OK, I’d better clarify that statement before the slew of hate mail. The GTA series from the second installment onwards isn’t bad, it’s... well, it’s just not for me. The series took a turn for the gritty in recent years, and as a guy who grew up playing the original two games I can’t get used to the new stuff. You could say I’m one of gaming’s crotchety old men, moaning about the new whilst reminiscing about the old. But so what, old games are frickin’ awesome.

Graphics do not make a game, let’s make this unequivocally clear. Look at it this way – you can buy the finest wallpaper money can buy and plaster it neatly all over your walls, but if your foundations are made of rice paper and Pritt Stick your whole darn house is going to come crashing down about your ears before you can say ‘Oh fiddlesticks, I really wish I’d invested in some concrete’. The foundation in this case is good, fun game play. Yes, it’s true that GTA2 is no Crysis in terms of polygonal beauty. It utilizes a top down view and its graphics are representative of the PlayStation generation it originally belonged to, but behind that lies the most fun you’ll ever have in a GTA game, guaranteed (not actually guaranteed).

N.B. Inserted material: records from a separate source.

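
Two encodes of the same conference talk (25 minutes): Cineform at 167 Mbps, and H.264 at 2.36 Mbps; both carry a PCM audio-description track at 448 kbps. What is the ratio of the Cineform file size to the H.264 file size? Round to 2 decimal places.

59.63

25 min = 1500 s
Audio: 448 kbps = 0.448 Mbps.
Cineform: 167.448 Mbps × 1500 s = 251172.0 Mb = 29.240 GiB.
H.264: 2.808 Mbps × 1500 s = 4212.0 Mb = 0.490 GiB.
Ratio: 29.240 / 0.490 = 59.632.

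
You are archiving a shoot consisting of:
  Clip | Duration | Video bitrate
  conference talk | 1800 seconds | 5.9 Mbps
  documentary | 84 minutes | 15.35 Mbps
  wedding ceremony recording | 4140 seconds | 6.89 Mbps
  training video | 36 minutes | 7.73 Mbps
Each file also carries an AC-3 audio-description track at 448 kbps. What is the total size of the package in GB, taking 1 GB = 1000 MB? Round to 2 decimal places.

Audio: 448 kbps = 0.448 Mbps.
conference talk: 6.348 Mbps × 1800 s = 11426.4 Mb
documentary: 15.798 Mbps × 5040 s = 79621.9 Mb
wedding ceremony recording: 7.338 Mbps × 4140 s = 30379.3 Mb
training video: 8.178 Mbps × 2160 s = 17664.5 Mb
Total: 139092.1 Mb = 17386.5 MB.
= 17.39 GB.

17.39 GB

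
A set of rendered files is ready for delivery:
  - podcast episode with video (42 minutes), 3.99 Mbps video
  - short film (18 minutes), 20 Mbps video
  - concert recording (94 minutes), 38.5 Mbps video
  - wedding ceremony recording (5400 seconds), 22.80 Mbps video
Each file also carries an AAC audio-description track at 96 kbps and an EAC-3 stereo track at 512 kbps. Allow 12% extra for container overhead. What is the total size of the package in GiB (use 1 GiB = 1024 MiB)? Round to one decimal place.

49.7 GiB

Audio total: 96 + 512 = 608 kbps = 0.608 Mbps.
podcast episode with video: 4.598 Mbps × 2520 s × 1.12 = 12977.4 Mb
short film: 20.608 Mbps × 1080 s × 1.12 = 24927.4 Mb
concert recording: 39.108 Mbps × 5640 s × 1.12 = 247037.4 Mb
wedding ceremony recording: 23.408 Mbps × 5400 s × 1.12 = 141571.6 Mb
Total: 426513.8 Mb = 53314.2 MB.
= 49.65 GiB.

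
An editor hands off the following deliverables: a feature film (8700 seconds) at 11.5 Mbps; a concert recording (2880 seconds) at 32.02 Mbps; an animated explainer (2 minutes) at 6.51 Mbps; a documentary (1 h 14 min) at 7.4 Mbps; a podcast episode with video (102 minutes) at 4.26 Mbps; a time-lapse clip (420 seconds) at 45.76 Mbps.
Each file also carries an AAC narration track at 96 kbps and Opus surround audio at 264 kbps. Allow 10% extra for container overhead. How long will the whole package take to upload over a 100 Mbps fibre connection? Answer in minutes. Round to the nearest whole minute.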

The premise is simple. You’re ‘some guy’ in ‘Anywhere USA’, ‘three weeks into the future’. That’s it. You don’t have any tutorials, no family members or friends blabbing in your ear, there’s just you and a huge sandbox city with cars waiting to be stolen and squishy pedestrians simply begging to be run over. The game is split into three distinct and colourful areas, each with three rival gangs. These include a bunch of mad scientists, an asylum full of loonies and the Hare Krishna. Each gang has a distinct set of missions to pull off which get more difficult as you earn their respect, earned by completing their easier missions or by slaughtering members of their rival gang.

GTA2 never takes itself seriously. It knows that people play GTA games to drive over people and do crazy stuff, and that’s what it allows you to do. Guns litter the landscape, tanks hide in shadowy corners, and ramps and runways allow you to pull off stupid driving stunts. For that reason I love it so, even more than my own girlfriend. If I had one, that is.